Let’s start with numbers, four of them. Other chains of despair caused by encountering practices you can’t fathom will come along later. It is, after all, a voyage.

“Wine is food,” Robert Mondavi told me over dinner 30 years ago. Since I am name-dropping, David Adelsheim told this writer that we need remember wine is not the most efficient “alcohol delivery system.” Wine is a social lubricant, and LeBeau makes this point concerning the need to belong.

All these statements have merit. But when you read that a wine states its “alcohol by volume” as 13.9 percent, think that translates to 27.8 percent proof, not a Fireball, but greater than 6 ounces of the total contents of a wine bottle holding about 25 ounces.

As wine complements foods so well, we tend to overlook its buzz-ability. But alcohol helps give wines balance and structure, contributing to the way wine will age when stored properly. Keep in mind, I am pointing to a fact of life — wine is fermented grape or other juice. And I like the warm buzz.

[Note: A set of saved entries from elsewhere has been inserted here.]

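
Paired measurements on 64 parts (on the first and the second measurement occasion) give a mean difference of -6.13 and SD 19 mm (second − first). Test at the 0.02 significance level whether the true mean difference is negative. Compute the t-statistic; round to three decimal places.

H0: μ_d = 0; H1: μ_d < 0 (paired t-test on the differences, left-tailed).
t = d̄/(s_d/√n) = -6.13/(19/√64) = -2.581
df = n − 1 = 63
p-value = P(T ≤ -2.581) ≈ 0.0061
Since p ≈ 0.0061 < α = 0.02, reject H0; the data support H1.

-2.581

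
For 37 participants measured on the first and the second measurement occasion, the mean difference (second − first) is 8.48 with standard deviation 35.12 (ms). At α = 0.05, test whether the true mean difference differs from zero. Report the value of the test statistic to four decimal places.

H0: μ_d = 0; H1: μ_d ≠ 0 (paired t-test on the differences, two-sided).
t = d̄/(s_d/√n) = 8.48/(35.12/√37) = 1.4687
df = n − 1 = 36
Two-sided p-value ≈ 0.151
Since p ≈ 0.151 > α = 0.05, fail to reject H0; the evidence is not statistically significant.

1.4687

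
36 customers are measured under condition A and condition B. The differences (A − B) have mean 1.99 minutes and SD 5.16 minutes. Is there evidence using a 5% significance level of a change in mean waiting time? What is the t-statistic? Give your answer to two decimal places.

H0: μ_d = 0; H1: μ_d ≠ 0 (paired t-test on the differences, two-sided).
t = d̄/(s_d/√n) = 1.99/(5.16/√36) = 2.31
df = n − 1 = 35
Two-sided p-value ≈ 0.0267
Since p ≈ 0.0267 < α = 0.05, reject H0; the data support H1.

2.31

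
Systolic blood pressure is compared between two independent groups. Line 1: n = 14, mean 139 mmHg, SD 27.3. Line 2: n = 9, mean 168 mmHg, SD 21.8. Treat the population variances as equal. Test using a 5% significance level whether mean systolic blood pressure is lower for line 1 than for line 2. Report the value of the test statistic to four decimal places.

Let group 1 = line 1, group 2 = line 2. H0: μ_1 = μ_2; H1: μ_1 < μ_2 (two-sample pooled-variance t-test, left-tailed).
s_p² = [(14−1)·27.3² + (9−1)·21.8²]/(14+9−2) = 642.414
t = (139 − 168)/√[642.414·(1/14 + 1/9)] = -2.6780
df = n₁ + n₂ − 2 = 21
p-value = P(T ≤ -2.6780) ≈ 0.007
Since p ≈ 0.007 < α = 0.05, reject H0; the evidence is statistically significant.

-2.6780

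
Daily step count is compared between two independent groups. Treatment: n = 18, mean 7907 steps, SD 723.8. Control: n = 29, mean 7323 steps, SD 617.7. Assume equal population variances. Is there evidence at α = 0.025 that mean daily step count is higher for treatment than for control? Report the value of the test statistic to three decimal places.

2.950

Let group 1 = treatment, group 2 = control. H0: μ_1 = μ_2; H1: μ_1 > μ_2 (two-sample pooled-variance t-test, right-tailed).
s_p² = [(18−1)·723.8² + (29−1)·617.7²]/(18+29−2) = 435324
t = (7907 − 7323)/√[435324·(1/18 + 1/29)] = 2.950
df = n₁ + n₂ − 2 = 45
p-value = P(T ≥ 2.950) ≈ 0.003
Since p ≈ 0.003 < α = 0.025, reject H0; the data support H1.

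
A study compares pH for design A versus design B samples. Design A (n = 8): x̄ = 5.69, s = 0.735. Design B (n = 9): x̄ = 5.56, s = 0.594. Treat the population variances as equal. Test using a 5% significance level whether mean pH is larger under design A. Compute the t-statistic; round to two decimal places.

0.40

Let group 1 = design A, group 2 = design B. H0: μ_1 = μ_2; H1: μ_1 > μ_2 (two-sample pooled-variance t-test, right-tailed).
s_p² = [(8−1)·0.735² + (9−1)·0.594²]/(8+9−2) = 0.440284
t = (5.69 − 5.56)/√[0.440284·(1/8 + 1/9)] = 0.40
df = n₁ + n₂ − 2 = 15
p-value = P(T ≥ 0.40) ≈ 0.3462
Since p ≈ 0.3462 > α = 0.05, fail to reject H0; the evidence is not statistically significant.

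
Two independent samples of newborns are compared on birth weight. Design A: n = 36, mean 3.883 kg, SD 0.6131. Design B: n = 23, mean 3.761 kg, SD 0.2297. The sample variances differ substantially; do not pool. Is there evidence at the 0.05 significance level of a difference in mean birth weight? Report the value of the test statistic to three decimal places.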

The second and third numbers wrestle like sumos on a saké binge. These are rating scores, a phony objectivity based solely on subjective assessments of wine. The other is cost, often shamelessly spiked by the fake numbers.

Turn a deaf ear to anyone who recommends a wine by its score. To sucker punch such predators, sweetly ask, “What do you like about this wine, and tell me without referring to the rating.” If they fudge, request said person to send over someone who can provide a meaningful answer.

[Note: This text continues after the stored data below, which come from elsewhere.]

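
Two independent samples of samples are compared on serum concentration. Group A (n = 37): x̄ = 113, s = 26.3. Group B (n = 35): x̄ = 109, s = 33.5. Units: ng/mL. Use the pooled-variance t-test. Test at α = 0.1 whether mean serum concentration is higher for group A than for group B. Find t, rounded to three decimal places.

0.565

Let group 1 = group A, group 2 = group B. H0: μ_1 = μ_2; H1: μ_1 > μ_2 (two-sample pooled-variance t-test, right-tailed).
s_p² = [(37−1)·26.3² + (35−1)·33.5²]/(37+35−2) = 900.819
t = (113 − 109)/√[900.819·(1/37 + 1/35)] = 0.565
df = n₁ + n₂ − 2 = 70
p-value = P(T ≥ 0.565) ≈ 0.287
Since p ≈ 0.287 > α = 0.1, fail to reject H0; the evidence is not statistically significant.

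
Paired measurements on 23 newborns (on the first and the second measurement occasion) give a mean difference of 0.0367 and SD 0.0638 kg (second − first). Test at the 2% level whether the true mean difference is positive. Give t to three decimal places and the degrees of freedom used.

H0: μ_d = 0; H1: μ_d > 0 (paired t-test on the differences, right-tailed).
t = d̄/(s_d/√n) = 0.0367/(0.0638/√23) = 2.759
df = n − 1 = 22
p-value = P(T ≥ 2.759) ≈ 0.006
Since p ≈ 0.006 < α = 0.02, reject H0; the data support H1.

t = 2.759, df = 22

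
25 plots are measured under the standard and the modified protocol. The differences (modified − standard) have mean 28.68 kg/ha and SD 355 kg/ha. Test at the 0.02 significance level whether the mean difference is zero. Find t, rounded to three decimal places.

0.404

H0: μ_d = 0; H1: μ_d ≠ 0 (paired t-test on the differences, two-sided).
t = d̄/(s_d/√n) = 28.68/(355/√25) = 0.404
df = n − 1 = 24
Two-sided p-value ≈ 0.690
Since p ≈ 0.690 > α = 0.02, fail to reject H0; the data do not provide sufficient evidence against H0.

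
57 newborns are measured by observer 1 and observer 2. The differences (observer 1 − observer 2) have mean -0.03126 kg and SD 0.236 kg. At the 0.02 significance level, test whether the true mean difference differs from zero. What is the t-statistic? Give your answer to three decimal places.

-1.000

H0: μ_d = 0; H1: μ_d ≠ 0 (paired t-test on the differences, two-sided).
t = d̄/(s_d/√n) = -0.03126/(0.236/√57) = -1.000
df = n − 1 = 56
Two-sided p-value ≈ 0.322
Since p ≈ 0.322 > α = 0.02, fail to reject H0; the data do not provide sufficient evidence against H0.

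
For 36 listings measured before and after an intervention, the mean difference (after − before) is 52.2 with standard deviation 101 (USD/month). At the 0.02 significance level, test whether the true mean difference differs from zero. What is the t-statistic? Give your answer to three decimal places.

H0: μ_d = 0; H1: μ_d ≠ 0 (paired t-test on the differences, two-sided).
t = d̄/(s_d/√n) = 52.2/(101/√36) = 3.101
df = n − 1 = 35
Two-sided p-value ≈ 0.0038
Since p ≈ 0.0038 < α = 0.02, reject H0; the data support H1.

3.101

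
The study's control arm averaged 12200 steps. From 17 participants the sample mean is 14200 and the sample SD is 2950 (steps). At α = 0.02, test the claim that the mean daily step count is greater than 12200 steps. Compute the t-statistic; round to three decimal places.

2.795

H0: μ = 12200; H1: μ > 12200 (one-sample t-test, right-tailed).
t = (x̄ − μ₀)/(s/√n) = (14200 − 12200)/(2950/√17) = 2.795
df = n − 1 = 16
p-value = P(T ≥ 2.795) ≈ 0.006
Since p ≈ 0.006 < α = 0.02, reject H0; the evidence is statistically significant.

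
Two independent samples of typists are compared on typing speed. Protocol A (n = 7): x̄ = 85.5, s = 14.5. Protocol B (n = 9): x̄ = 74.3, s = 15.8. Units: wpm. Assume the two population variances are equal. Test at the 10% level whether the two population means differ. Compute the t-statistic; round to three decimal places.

1.457

Let group 1 = protocol A, group 2 = protocol B. H0: μ_1 = μ_2; H1: μ_1 ≠ μ_2 (two-sample pooled-variance t-test, two-sided).
s_p² = [(7−1)·14.5² + (9−1)·15.8²]/(7+9−2) = 232.759
t = (85.5 − 74.3)/√[232.759·(1/7 + 1/9)] = 1.457
df = n₁ + n₂ − 2 = 14
Two-sided p-value ≈ 0.1673
Since p ≈ 0.1673 > α = 0.1, fail to reject H0; the evidence is not statistically significant.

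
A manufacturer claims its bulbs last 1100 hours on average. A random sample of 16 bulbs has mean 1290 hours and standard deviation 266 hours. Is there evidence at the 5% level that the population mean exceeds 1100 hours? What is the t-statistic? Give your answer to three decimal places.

H0: μ = 1100; H1: μ > 1100 (one-sample t-test, right-tailed).
t = (x̄ − μ₀)/(s/√n) = (1290 − 1100)/(266/√16) = 2.857
df = n − 1 = 15
p-value = P(T ≥ 2.857) ≈ 0.0060
Since p ≈ 0.0060 < α = 0.05, reject H0; the data support H1.

2.857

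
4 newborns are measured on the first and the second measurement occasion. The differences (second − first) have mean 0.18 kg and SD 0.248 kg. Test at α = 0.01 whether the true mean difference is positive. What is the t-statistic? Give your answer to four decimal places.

1.4516

H0: μ_d = 0; H1: μ_d > 0 (paired t-test on the differences, right-tailed).
t = d̄/(s_d/√n) = 0.18/(0.248/√4) = 1.4516
df = n − 1 = 3
p-value = P(T ≥ 1.4516) ≈ 0.121
Since p ≈ 0.121 > α = 0.01, fail to reject H0; the evidence is not statistically significant.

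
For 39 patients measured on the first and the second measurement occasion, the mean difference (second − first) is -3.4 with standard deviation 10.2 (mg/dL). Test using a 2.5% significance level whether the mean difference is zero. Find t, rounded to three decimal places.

-2.082

H0: μ_d = 0; H1: μ_d ≠ 0 (paired t-test on the differences, two-sided).
t = d̄/(s_d/√n) = -3.4/(10.2/√39) = -2.082
df = n − 1 = 38
Two-sided p-value ≈ 0.0442
Since p ≈ 0.0442 > α = 0.025, fail to reject H0; the data do not provide sufficient evidence against H0.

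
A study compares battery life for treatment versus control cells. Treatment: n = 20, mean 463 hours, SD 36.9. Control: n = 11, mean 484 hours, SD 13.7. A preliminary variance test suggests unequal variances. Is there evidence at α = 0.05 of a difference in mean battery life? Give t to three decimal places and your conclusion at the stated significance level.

Let group 1 = treatment, group 2 = control. H0: μ_1 = μ_2; H1: μ_1 ≠ μ_2 (Welch's two-sample t-test, two-sided).
t = (x̄_1 − x̄_2)/√(s_1²/n_1 + s_2²/n_2) = (463 − 484)/√(36.9²/20 + 13.7²/11) = -2.276
Welch–Satterthwaite df ≈ 26.55
Two-sided p-value ≈ 0.031
Since p ≈ 0.031 < α = 0.05, reject H0; the data support H1.

t = -2.276; reject H0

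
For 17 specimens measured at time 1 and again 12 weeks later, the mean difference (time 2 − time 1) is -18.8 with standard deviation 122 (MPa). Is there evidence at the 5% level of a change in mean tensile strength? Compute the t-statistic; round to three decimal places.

H0: μ_d = 0; H1: μ_d ≠ 0 (paired t-test on the differences, two-sided).
t = d̄/(s_d/√n) = -18.8/(122/√17) = -0.635
df = n − 1 = 16
Two-sided p-value ≈ 0.5342
Since p ≈ 0.5342 > α = 0.05, fail to reject H0; the data do not provide sufficient evidence against H0.

-0.635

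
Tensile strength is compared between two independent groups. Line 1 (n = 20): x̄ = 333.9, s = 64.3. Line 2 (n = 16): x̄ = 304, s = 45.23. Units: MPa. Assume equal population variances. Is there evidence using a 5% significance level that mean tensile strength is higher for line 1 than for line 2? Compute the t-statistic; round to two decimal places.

1.57

Let group 1 = line 1, group 2 = line 2. H0: μ_1 = μ_2; H1: μ_1 > μ_2 (two-sample pooled-variance t-test, right-tailed).
s_p² = [(20−1)·64.3² + (16−1)·45.23²]/(20+16−2) = 3212.99
t = (333.9 − 304)/√[3212.99·(1/20 + 1/16)] = 1.57
df = n₁ + n₂ − 2 = 34
p-value = P(T ≥ 1.57) ≈ 0.0625
Since p ≈ 0.0625 > α = 0.05, fail to reject H0; the data do not provide sufficient evidence against H0.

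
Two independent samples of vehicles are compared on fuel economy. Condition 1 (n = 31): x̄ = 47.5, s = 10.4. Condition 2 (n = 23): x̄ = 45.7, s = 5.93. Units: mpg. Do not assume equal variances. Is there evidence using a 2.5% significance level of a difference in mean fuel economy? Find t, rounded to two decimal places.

0.80

Let group 1 = condition 1, group 2 = condition 2. H0: μ_1 = μ_2; H1: μ_1 ≠ μ_2 (Welch's two-sample t-test, two-sided).
t = (x̄_1 − x̄_2)/√(s_1²/n_1 + s_2²/n_2) = (47.5 − 45.7)/√(10.4²/31 + 5.93²/23) = 0.80
Welch–Satterthwaite df ≈ 49.18
Two-sided p-value ≈ 0.426
Since p ≈ 0.426 > α = 0.025, fail to reject H0; the data do not provide sufficient evidence against H0.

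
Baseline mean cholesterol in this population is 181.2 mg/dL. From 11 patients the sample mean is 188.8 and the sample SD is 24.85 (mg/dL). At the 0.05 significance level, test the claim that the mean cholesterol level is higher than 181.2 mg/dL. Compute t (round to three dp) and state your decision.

t = 1.014; fail to reject H0

H0: μ = 181.2; H1: μ > 181.2 (one-sample t-test, right-tailed).
t = (x̄ − μ₀)/(s/√n) = (188.8 − 181.2)/(24.85/√11) = 1.014
df = n − 1 = 10
p-value = P(T ≥ 1.014) ≈ 0.167
Since p ≈ 0.167 > α = 0.05, fail to reject H0; the data do not provide sufficient evidence against H0.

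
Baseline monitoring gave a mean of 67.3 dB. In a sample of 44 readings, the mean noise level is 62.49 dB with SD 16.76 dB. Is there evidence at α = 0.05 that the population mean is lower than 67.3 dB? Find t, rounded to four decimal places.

-1.9037

H0: μ = 67.3; H1: μ < 67.3 (one-sample t-test, left-tailed).
t = (x̄ − μ₀)/(s/√n) = (62.49 − 67.3)/(16.76/√44) = -1.9037
df = n − 1 = 43
p-value = P(T ≤ -1.9037) ≈ 0.0318
Since p ≈ 0.0318 < α = 0.05, reject H0; the data support H1.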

At a wine shop or supermarket, try this no cost experiment. Select two wines of the same varietal, like Pinot Gris or Pinot Noir. Choose two with rating numbers and shelf hangers. See what the hangers proclaim above the score. Then read the copy on the back label. Chances are you will not find anything but weasel wine words about perfection, excellence, and awards won. How about the wine?

LeBeau gets it right in another post, “Winery Tasting Notes Done Right” (Dec. 17, 2019). Wine label palaver and screaming scores are brutal efforts to make a sale; or as she recalls some overused adjectives — in this case “chocolatey” — backfire:

“What are the benefits of telling consumers that a wine has notes of chocolate? Sure, there may be a halo effect on the wine from positive associations with chocolate. That may help someone pick up a bottle. But there is also a risk of negative associations backfiring, too. Back in my retail days, I once had a customer get turned off by a wine described as chocolatey because she was lactose intolerant. (Yeah, I know.) But you get the same issues with virtually every descriptor.”

She adds this bit of corrective invective: “A tasting note should convey what sets one ‘balanced, Bordeaux-style wine [that] coats the palate with a velvety richness and fine tannin structure’ apart from every other balanced, velvety rich and finely tannic wine. Otherwise, it is just blowing the same useless, marketing BS that virtually every other bottle is blowing. Where is the consumer being helped in this?”

Once more, a little effort at the display shelf can help you fly by the nets of seductive prose or meaningless numbers. And speaking of numbers...

Vintage refers to the year wine grapes were harvested and made into wine. A stroll down the supermarket trail will likely have rows of wine of recent years or no years at all on the label front. Winemakers and retailers have an imperative to move goods. So newness — so American a preference — assists the effort. Subliminally, new means “better” or “fresher.” Or “most fashionable, hip, comtempo, so YOU.” Since 92 percent of wine purchased is consumed with three days of purchase suggests that new wine is better than old wine, right?

Just think if you had a ‘55 Thunderbird in your garage instead of your great aunt’s last Ford Escort — with the passenger door panel crunched in two places — that you inherited. It also comes with a clothes hanger substitute for the radio antenna.

Value, indeed, comes from experience and occasion rather than what someone else insists. Wine in a glass in hand is a tutor, so let it tell its story.